Magnetic Field Effect in One-Dimensional Charge Ordering Systems

TL;DR

This study investigates how an external magnetic field influences charge ordering in a one-dimensional extended Hubbard model, revealing enhanced charge correlations and increased transition temperatures, with implications for magnetoresistance in molecular conductors.

Contribution

It demonstrates the magnetic field's role in enhancing charge order and transition temperature in a one-dimensional model, connecting theoretical results to experimental observations.

Findings

Magnetic field enhances charge order correlation near critical regime.

Zeeman coupling promotes transition to fully spin-polarized state.

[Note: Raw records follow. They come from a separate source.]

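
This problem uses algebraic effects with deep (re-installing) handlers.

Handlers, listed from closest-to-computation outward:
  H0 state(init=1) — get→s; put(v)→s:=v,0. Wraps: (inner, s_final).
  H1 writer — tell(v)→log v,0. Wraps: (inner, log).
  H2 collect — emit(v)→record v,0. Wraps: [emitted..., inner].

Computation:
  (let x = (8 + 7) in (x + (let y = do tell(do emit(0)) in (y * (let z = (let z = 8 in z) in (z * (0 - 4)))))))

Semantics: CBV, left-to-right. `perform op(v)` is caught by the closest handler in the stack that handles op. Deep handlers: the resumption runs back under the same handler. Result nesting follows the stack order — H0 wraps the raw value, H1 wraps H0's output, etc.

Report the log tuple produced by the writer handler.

Step-by-step:
emit(0) @ H2 ⇒ out+=0
tell(0) @ H1 ⇒ log+=0
H0 returns (15, 1)
H1 returns ((15, 1), (0))
H2 returns [0, ((15, 1), (0))]
= [0, ((15, 1), (0))]

Answer: (0)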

Charge-ordering transition temperature increases with magnetic field.

Abstract

We study effects of an external magnetic field on charge ordering in the one-dimensional extended Hubbard model at quarter filling by means of the quantum Monte Carlo method. We find that the Zeeman coupling enhances the charge order correlation, which is prominent when the system is located in the critical regime near the charge ordering transition at zero magnetic field. This behavior is interpreted in terms of the crossover to the fully spin-polarized limit where the model is exactly solvable. Furthermore, by incorporating the interchain Coulomb repulsion, we show that the charge-ordering transition temperature is raised by the magnetic field. We also discuss the relevance of our results to magnetoresistance effects observed in molecular conductors.